Les Simmons says he walked into Sacramento City Hall Monday night, looking to help.
Out of 58 people nominated, he was one of 11 selected to serve on the city’s new commission meant to mend divisions between Sacramento police officers and the communities they serve.
“There are some real hurts. Some real moments that need to be acknowledged, and some healing that needs to happen,” Simmons said.
When he walked out of City Hall, Simmons was the new chairman of that commission, voted in by the other board members.
The Community Police Commission is comprised of a group of citizens, empowered to examine and critique the Sacramento Police Department’s efforts to work within communities of color.
“That’s the mission. That’s what our assignment is. So we’ll definitely be listening to what our community is saying and then working to create a solution with them to build this trust,” Simmons said.
Sacramento Police Chief Sam Somers was unable to make the first meeting of the commission but sent word that he would attend the January meeting. And he sent Deputy Chief Ken Bernard in his stead.
“I can tell you this is an extraordinary, professional department, and we welcome it,” Bernard said of the commission’s goal.

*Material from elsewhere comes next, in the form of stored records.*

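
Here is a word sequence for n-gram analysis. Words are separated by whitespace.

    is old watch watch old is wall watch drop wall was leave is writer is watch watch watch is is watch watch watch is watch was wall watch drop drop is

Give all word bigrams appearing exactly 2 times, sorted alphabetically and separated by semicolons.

Bigram counts meeting the condition (exactly 2 times):
  wall watch: 2
  watch drop: 2
  watch is: 2

wall watch; watch drop; watch is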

For more than a decade, the city of Sacramento had a commission on racial profiling. But the city leaders say very few people were showing up for it anymore because of its limited scope; that it was tasked with only looking at traffic stops.
“We had a racial profiling commission that had become stale, and it was very polarizing with the community,” Bernard said.
Both police and the board members say this new commission will be taking an internal look at police procedure but will also be reaching out externally to disaffected citizens of Sacramento and trying to bring them back into the fold.